Chevron's Wheatstone liquefied natural gas project may have run into a hurdle after the Shire of Ashburton rejected a proposal to house workers in the vicinity of the proposed projec

Chevron has proposed that 75% of the operation workforce, around 300-400 workers, would be accommodated in transient accommodation, 15 kilometres southwest of the town of Onslow.

The company believes that due to the lack of utilities and infrastructure in Onslow, including power and water, it would be inappropriate to locate the operational workforce in the town.

At a shire meeting on Wednesday, the council rejected Chevron’s proposal, fearing that it would result in a two-town scenario.

“The shire is particularly concerned that the construction of an operational workforce accommodation facility adjacent to the Wheatstone LNG facility would set an unacceptable precedent whereby future operators of developments in the hydrocarbon industrial hub would also accommodate staff in the same location,” shire president Greg Musgrave said.

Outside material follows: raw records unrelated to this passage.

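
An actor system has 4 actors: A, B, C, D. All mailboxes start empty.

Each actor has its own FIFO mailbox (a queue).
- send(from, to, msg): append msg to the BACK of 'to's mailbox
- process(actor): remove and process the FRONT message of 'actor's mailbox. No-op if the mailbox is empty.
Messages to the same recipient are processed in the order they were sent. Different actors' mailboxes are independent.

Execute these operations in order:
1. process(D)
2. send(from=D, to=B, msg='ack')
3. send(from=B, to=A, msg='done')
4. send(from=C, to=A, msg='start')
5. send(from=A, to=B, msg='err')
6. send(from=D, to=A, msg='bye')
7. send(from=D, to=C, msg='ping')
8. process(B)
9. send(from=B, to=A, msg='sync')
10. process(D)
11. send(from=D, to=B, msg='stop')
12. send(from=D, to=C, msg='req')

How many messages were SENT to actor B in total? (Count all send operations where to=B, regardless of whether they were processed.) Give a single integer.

After 1 (process(D)): A:[] B:[] C:[] D:[]
After 2 (send(from=D, to=B, msg='ack')): A:[] B:[ack] C:[] D:[]
After 3 (send(from=B, to=A, msg='done')): A:[done] B:[ack] C:[] D:[]
After 4 (send(from=C, to=A, msg='start')): A:[done,start] B:[ack] C:[] D:[]
After 5 (send(from=A, to=B, msg='err')): A:[done,start] B:[ack,err] C:[] D:[]
After 6 (send(from=D, to=A, msg='bye')): A:[done,start,bye] B:[ack,err] C:[] D:[]
After 7 (send(from=D, to=C, msg='ping')): A:[done,start,bye] B:[ack,err] C:[ping] D:[]
After 8 (process(B)): A:[done,start,bye] B:[err] C:[ping] D:[]
After 9 (send(from=B, to=A, msg='sync')): A:[done,start,bye,sync] B:[err] C:[ping] D:[]
After 10 (process(D)): A:[done,start,bye,sync] B:[err] C:[ping] D:[]
After 11 (send(from=D, to=B, msg='stop')): A:[done,start,bye,sync] B:[err,stop] C:[ping] D:[]
After 12 (send(from=D, to=C, msg='req')): A:[done,start,bye,sync] B:[err,stop] C:[ping,req] D:[]

Answer: 3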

“This would result in a two-town scenario with 700-800 workers located in a workers’ village adjacent to the industrial development but also close to Onslow for the next 50 years or more.”

While the council did not support a company-sponsored amendment to the shire’s planning scheme, it did resolve it would support a planning scheme amendment that would allow the LNG project to proceed but with a workforce based in Onslow.

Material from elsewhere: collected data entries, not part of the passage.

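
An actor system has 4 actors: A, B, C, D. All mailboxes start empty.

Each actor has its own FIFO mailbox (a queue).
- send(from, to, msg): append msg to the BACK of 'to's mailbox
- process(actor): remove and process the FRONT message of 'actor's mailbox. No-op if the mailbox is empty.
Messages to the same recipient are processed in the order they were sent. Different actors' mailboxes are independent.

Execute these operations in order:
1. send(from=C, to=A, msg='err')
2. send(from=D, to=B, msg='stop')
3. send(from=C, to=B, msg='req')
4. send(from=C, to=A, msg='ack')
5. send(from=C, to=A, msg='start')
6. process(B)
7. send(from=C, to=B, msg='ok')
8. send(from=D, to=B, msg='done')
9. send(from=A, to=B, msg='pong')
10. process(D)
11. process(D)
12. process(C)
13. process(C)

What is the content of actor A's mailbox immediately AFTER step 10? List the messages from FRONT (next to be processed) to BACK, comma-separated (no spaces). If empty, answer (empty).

After 1 (send(from=C, to=A, msg='err')): A:[err] B:[] C:[] D:[]
After 2 (send(from=D, to=B, msg='stop')): A:[err] B:[stop] C:[] D:[]
After 3 (send(from=C, to=B, msg='req')): A:[err] B:[stop,req] C:[] D:[]
After 4 (send(from=C, to=A, msg='ack')): A:[err,ack] B:[stop,req] C:[] D:[]
After 5 (send(from=C, to=A, msg='start')): A:[err,ack,start] B:[stop,req] C:[] D:[]
After 6 (process(B)): A:[err,ack,start] B:[req] C:[] D:[]
After 7 (send(from=C, to=B, msg='ok')): A:[err,ack,start] B:[req,ok] C:[] D:[]
After 8 (send(from=D, to=B, msg='done')): A:[err,ack,start] B:[req,ok,done] C:[] D:[]
After 9 (send(from=A, to=B, msg='pong')): A:[err,ack,start] B:[req,ok,done,pong] C:[] D:[]
After 10 (process(D)): A:[err,ack,start] B:[req,ok,done,pong] C:[] D:[]

err,ack,start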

“The shire is excited by the possibility of Chevron constructing the proposed Wheatstone LNG project on the proposed Ashburton North Strategic Industrial Area, particularly as it will represent the first major step in the development of the proposed hydrocarbon precinct,” Musgrave said.

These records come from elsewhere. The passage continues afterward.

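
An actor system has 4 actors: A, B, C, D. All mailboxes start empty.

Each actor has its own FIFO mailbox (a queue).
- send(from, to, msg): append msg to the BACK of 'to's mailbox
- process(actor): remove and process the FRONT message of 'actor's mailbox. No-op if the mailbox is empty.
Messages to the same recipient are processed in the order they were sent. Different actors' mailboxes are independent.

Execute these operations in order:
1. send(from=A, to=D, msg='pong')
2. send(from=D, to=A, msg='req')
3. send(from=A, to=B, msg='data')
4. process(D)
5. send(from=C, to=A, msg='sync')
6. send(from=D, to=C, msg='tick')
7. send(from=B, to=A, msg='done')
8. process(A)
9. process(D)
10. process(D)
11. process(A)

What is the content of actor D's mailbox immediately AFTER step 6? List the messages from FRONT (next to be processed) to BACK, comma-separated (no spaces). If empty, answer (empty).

After 1 (send(from=A, to=D, msg='pong')): A:[] B:[] C:[] D:[pong]
After 2 (send(from=D, to=A, msg='req')): A:[req] B:[] C:[] D:[pong]
After 3 (send(from=A, to=B, msg='data')): A:[req] B:[data] C:[] D:[pong]
After 4 (process(D)): A:[req] B:[data] C:[] D:[]
After 5 (send(from=C, to=A, msg='sync')): A:[req,sync] B:[data] C:[] D:[]
After 6 (send(from=D, to=C, msg='tick')): A:[req,sync] B:[data] C:[tick] D:[]

(empty)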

“The shire is, however, of the opinion that development must not be to the detriment of the local community and Onslow in particular.”

Musgrave added that while the shire appreciated the company’s concerns relating to existing infrastructure in Onslow, there was sufficient time for hard and social infrastructure to be put in place as the operational workforce accommodation did not need to be in place for five years.

He also said the shire would continue to work with Chevron and the state government in order to reach an outcome suitable to all parties.

A Chevron spokesperson told PNN it would continue to work with the shire and government agencies to secure a mutually acceptable location for the accommodation of the operational fly-in, fly-out workforce.

A final investment decision on the two-train, 10 million tonnes per annum project is expected next year.

The project will take gas from Chevron’s wholly owned Wheatstone field which straddles WA-17-R and WA-253-P as well as the Iago field that spans WA-17-R andWA-16-R, of which Shell Development owns a one-third share.

The project also will take gas from Apache Energy and Kufpec Australia’s Julimar and Brunello fields under a deal that gives the two companies a 16.25% and 8.75% equity stake in the Wheatstone facilities respectively.

First production is expected in 2016.